Indian startups didn’t get much love from private investors in 2024 but they got a warm welcome from the public market.
13 startups became publicly listed entities this year. Major names in the startup ecosystem, including Swiggy, Ola Electric and FirstCry, made successful debuts on the stock exchange and the year ended with the listing of digital banking platform MobiKwik.
“Startups feel that this is the right time for them to go public, as the public markets today are valuing these companies much higher than private companies,” says Vikram Chachra, founding partner, 8i Ventures.
The year 2024 has been a huge learning curve for the Indian startup ecosystem, with 2021 not having an encouraging experience.
Four startups, Zomatao, Nykaa, Policybazaar and Paytm, listed on Indian stock exchanges in 2021, but the performance of their stocks did not meet expectations – there was no appreciable increase in their prices. In fact, Paytm’s share price actually crashed on its first day of listing.
There were several reasons for this lukewarm response: unrealistic valuations, a lack of clarity on financial performance standards, and, most importantly, a lack of effective storytelling.
Startups that went public in 2024 seem to have absorbed the lessons of 2021 well. There were no big valuation expectations, and the shares were priced realistically.
Startups like Swiggy and FirstCry have not sought high valuations with their initial public offerings (IPOs). FirstCry was valued at about $3 billion, the same as its valuation in its last venture capital funding round. It was the same case with Swiggy, which was valued at $11.3 billion at the time of its IPO.
Some like Ola Electric and Mobikwik lowered their valuation expectations.
Ola Electric’s IPO was valued at $4 billion, as opposed to its valuation of $6.4 billion in its last private round of funding. MobiKwik saw its IPO valuation slashed to around $250 million from its peak price of $950 million.

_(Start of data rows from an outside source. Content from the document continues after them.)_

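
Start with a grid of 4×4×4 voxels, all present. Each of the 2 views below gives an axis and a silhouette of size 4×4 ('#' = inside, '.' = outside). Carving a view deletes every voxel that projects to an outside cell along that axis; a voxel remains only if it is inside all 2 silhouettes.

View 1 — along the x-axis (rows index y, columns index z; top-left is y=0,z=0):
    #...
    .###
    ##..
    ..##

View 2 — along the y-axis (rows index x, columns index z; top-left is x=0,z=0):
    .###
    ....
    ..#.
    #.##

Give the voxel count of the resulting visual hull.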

“The Indian startup ecosystem is now very mature, and the capital market has treated them well,” says V Balakrishnan, chairman of early-stage venture capital firm Xfinity Ventures.
Realistic pricing paid rich dividends for startups that went public in 2024. The stock price of most companies did not fall below the IPO listing price.
Although the price of Ola Electric fell below the IPO listing price, it has seen a recovery since then.
This is in contrast to what happened in 2021, where there was no significant increase in share prices of listed startups.
Today startups – even those with less than ₹100 crore in revenue – are able to get listed on stock exchanges, and they are raising relatively small amounts from the market.
A good example is SaaS startup UniCommerce which raised Rs 277 crore.
Given these favorable conditions, many more startups are waiting to get listed next year.
Online jewelery brand Bluestone and logistics firm Ecom Express have filed their initial IPO draft documents with the stock market regulator. There are also other startups actively looking to get listed soon – Zetwerk, Meesho, Urban Company, Zepto, Pine Labs, and Groww, to name a few.
Advantages for Startups Going Public
Once a startup goes public, it is relatively easy to raise capital through various means such as loans and institutional placements – unlike venture capital funds, where startups have to seek multiple permissions and approvals from various investors.
For example, Zomato, which went public in 2021, managed to raise $1 billion in November 2024 through a qualifying institutional placement.
Real wealth is generated for founders and employees when startups become publicly listed companies. They have the freedom to sell shares whenever they need. This is not easily possible in an enterprise-supported environment.
India’s digital economy is expanding rapidly, fueled by Internet-based startups. However, their presence in the stock market is negligible now.
According to Chachara of 8i Ventures, digital companies only account for about 1.5% of the country’s stock market capitalization and this is not an accurate reflection of their contribution to the country’s GDP. He believes there is enough headroom for digital startups in the stock market as investors are willing to become shareholders in it.
Challenges ahead
However, apart from the opportunities, there are also many challenges ahead for startups going public in 2024.
The biggest question is how they will deliver on financial metrics, especially profitability. If they are not able to deliver, their stock price could see a steep slide, which is what Honasa Consumer has seen.
Zomato, on the other hand, now enjoys a market capitalization of around $27 billion, up from $11 billion three years ago, and this is largely due to its encouraging financial performance.
Balakrishnan of Xfinity Ventures believes that 2024 is the time for some upside in the stock market.
In the last one year, the BSE Sensex has moved from 71,000 points to 79,000 points. At one point, it even came close to the 86,000 mark.
However, the current situation is different as the stock market price continues to fall. The BSE Sensex has fallen by 6,000 points in a period of four months.
Given the current downturn in the stock market, startups will have to deliver on the financial metrics of growth and profitability for their share price to rise or remain stable, says Balakrishnan.
Having said that, Indian startups are on a very stable ground when it comes to getting listed on the stock market in 2025.
Public markets now have a better understanding of how startups operate and see long-term prospects in them.
Chachara says, ‘In the private market, investments are made in the winter, but in the public market, the sun shines.